À mon levé, mon amie la pluie était encore avec nous. Après notre déjeuner, nous sommes partis en direction des chutes de la Pyrite à 25 kms de notre campement. Durant notre trajet, mon amie la pluie était avec nous et elle a décidé de nous quitter à notre arrivé aux chutes vers 15:00. Un peu avant d’arriver aux chutes de la Pyrite, le paysage a vraiment commencé à ressembler au paysage du Nord avec ces montagnes basses et arrondies avec beaucoup de mousse à caribou, du lichen et quelques épinettes noires et des mélèzes ici et là. L’épinette noire et le mélèze sont en forte concentration le long des berges sur une centaine de pieds pour ensuite faire place à de grandes éclaircies de mousse à caribou. Pour la première fois de ma vie, je bois avec les yeux pour enivrer mon cœur.

       

Jour 70

Ce matin, notre destination était la chute du Calcaire à environ 8-9 kms des chutes de la Pyrite. Avant de partir, nous en avons profité pour pêcher à la mouche et nous avons pris une grise, 2 ouaouaniches et 7 truites mouchetés. Nous avions donc notre souper et quelques truites pour le déjeuner. Nous sommes arrivés aux chutes du Calcaire vers 13:30. Nous avons mangé avant de faire le portage d’une distance de 400-450 pieds le long de la rivière. Le portage a duré environ 2 heures et nous sommes repartis en direction de la Gorge du Manitou qui est une série de rapide sur environ 5 kilomètres. Il était 16:30 à notre arrivée et nous avons installé notre campement pour la nuit.

   

Jour 71

Après avoir plié bagage, nous avons commencé notre descente de la Gorge du Manitou en faisant de la cordelle sur environ 0.75 km et nous avons descendu le restant en canot en gardant le bord de la rivière sur le côté gauche. Vers le milieu de l’après-midi, nous avons passé à l’embouchure de la rivière aux Mélèzes qui a environ 500 à 600 pieds de large. À partir de cette jonction, nous sommes sur la rivière Koksoak qui nous conduira jusqu’à Kuujjuaq.

 

Jour 72

Lorsque nous sommes partis ce matin, nous étions à 77 kilomètres de Kuujjuaq et notre objectif était de faire environ 45 à 50 kms de canot. Nous avons eu à l’occasion un petit vent du Sud qui nous poussait et parfois lorsque le vent était plus fort, Yvon installait la voile que nous avons baptisé le 3e rameur. Lorsque nous avons installé notre campement, nous avions parcouru la distance de 53 kms.

     

Jour 73

Ce matin, c’était spécial car c’était notre dernier déjeuner, dernier feu et la dernière levée de notre campement car nous ne sommes qu’à 24 kms de Kuujjuaq. Nous sommes partis vers 8:00 et nous sommes arrivés à Kuujjuaq à 11:30.

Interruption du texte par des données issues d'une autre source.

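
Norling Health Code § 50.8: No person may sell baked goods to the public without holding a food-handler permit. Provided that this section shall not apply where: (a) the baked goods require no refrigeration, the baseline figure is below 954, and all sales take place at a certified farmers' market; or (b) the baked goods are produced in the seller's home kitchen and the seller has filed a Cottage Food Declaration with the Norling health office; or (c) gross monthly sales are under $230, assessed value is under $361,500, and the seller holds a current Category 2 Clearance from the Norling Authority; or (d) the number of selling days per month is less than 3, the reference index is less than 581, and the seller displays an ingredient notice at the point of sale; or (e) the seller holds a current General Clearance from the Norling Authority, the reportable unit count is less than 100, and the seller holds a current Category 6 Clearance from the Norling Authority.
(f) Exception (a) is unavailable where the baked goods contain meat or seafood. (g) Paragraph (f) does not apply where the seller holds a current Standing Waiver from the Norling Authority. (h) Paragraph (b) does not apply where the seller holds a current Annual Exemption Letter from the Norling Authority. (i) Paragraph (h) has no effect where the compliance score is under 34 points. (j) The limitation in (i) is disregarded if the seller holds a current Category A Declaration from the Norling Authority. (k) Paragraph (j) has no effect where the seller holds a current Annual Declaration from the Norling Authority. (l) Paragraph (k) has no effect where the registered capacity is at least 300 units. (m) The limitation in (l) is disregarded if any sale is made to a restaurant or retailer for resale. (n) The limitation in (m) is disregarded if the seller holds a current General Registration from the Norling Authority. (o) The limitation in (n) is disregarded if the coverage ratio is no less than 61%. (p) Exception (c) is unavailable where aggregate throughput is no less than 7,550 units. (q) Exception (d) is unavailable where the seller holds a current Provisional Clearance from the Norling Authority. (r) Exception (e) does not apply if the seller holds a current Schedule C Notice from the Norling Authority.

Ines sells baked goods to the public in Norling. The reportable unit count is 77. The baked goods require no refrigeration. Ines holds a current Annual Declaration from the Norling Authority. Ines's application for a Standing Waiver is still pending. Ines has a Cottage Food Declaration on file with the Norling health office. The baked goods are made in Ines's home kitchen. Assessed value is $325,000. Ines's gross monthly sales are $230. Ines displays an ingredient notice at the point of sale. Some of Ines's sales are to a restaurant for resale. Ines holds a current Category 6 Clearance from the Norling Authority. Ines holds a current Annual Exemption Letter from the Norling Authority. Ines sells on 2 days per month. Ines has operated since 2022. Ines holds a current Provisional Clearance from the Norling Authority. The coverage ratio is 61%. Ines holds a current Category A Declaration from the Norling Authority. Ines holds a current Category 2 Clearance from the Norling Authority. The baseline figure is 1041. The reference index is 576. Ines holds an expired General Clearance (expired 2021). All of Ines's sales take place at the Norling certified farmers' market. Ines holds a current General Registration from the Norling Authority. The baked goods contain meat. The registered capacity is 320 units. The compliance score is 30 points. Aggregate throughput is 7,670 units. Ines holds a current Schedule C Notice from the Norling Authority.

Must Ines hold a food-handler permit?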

Nous avions prévu réservé nos billets d’avion 2 jours à l’avance (soit pour mercredi) pour Kuujjuaq-Québec car de cette façon le billet coûte moins cher, mais il n’y a plus de place sur Air Inuit avant le 25 août. Nous avons nos billets avec First Air pour Kuujjuaq-Montréal demain après-midi à 16:50. Nous coucherons chez un oncle à Yvon avant de prendre l’autobus pour Québec, mercredi dans l’avant-midi.